Once she had cleansed a wide circle of skin around the raw red edges of the arm wound—making it ooze a trickle of blood, she noted—she touched the flesh gingerly, feeling for the spent bullet within.
For a moment she could feel nothing, but then she closed her eyes and palpated his upper arm again, using just the ball of her index finger, exploring a widening circle around the arm. Finally she found it—a hard lump about half an inch beneath the surface of the back of his arm. She sighed in relief that she would not have to probe blindly with her makeshift scalpel. But the wound was awkwardly situated.

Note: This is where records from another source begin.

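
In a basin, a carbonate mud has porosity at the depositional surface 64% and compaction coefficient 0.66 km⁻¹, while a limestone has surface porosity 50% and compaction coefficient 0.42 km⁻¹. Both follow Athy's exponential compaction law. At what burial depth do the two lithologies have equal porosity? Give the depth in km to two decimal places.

1.03 km

Set n₀ₐ e^(−βₐz) = n₀ᵦ e^(−βᵦz) ⇒ ln(n₀ₐ/n₀ᵦ) = (βₐ − βᵦ)·z
z = ln(0.64/0.5) / (0.66 − 0.42) = 0.2469 / 0.24 = 1.029 km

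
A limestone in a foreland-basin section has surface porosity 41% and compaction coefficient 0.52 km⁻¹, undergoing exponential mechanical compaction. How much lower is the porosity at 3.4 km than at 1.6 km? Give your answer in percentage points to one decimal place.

10.8 percentage points

n(1.6) = 0.41·e^(−0.52×1.6) = 0.1784
n(3.4) = 0.41·e^(−0.52×3.4) = 0.0700
Δn = 0.1784 − 0.0700 = 0.1084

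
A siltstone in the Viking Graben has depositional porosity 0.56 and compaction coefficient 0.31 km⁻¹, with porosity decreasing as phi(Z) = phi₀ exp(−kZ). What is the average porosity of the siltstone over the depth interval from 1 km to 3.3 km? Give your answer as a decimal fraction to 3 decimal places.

⟨phi⟩ = (1/(Z₂−Z₁)) ∫ phi₀ e^(−kZ) dZ = phi₀·(e^(−k·Z₁) − e^(−k·Z₂)) / (k·(Z₂−Z₁))
e^(−0.31×1) = 0.7334; e^(−0.31×3.3) = 0.3595
⟨phi⟩ = 0.56 × (0.7334 − 0.3595) / (0.31 × 2.3) = 0.56 × 0.5244 = 0.2937

0.294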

How was she to get to it without standing on her head?
After a moment, she tucked Rede’s hand, palm up, under his head, which exposed the posterior of his upper arm perfectly. Movement of the wounded arm made him flinch and mutter something unintelligible, but once she let go of the arm, he seemed to sink back into insensibility.
She turned to retrieve the knife.
But the water was still too hot to dip her hand into. Crossing the room, she raised the windowsill and dumped most of the water onto her kitchen garden below. A couple of radish plants might never be the same, she thought, but it couldn’t be helped.
Now she could reach the knife. Using the other clean cloth to pick up the still-hot handle, she moved back to the bedside, her insides churning within her.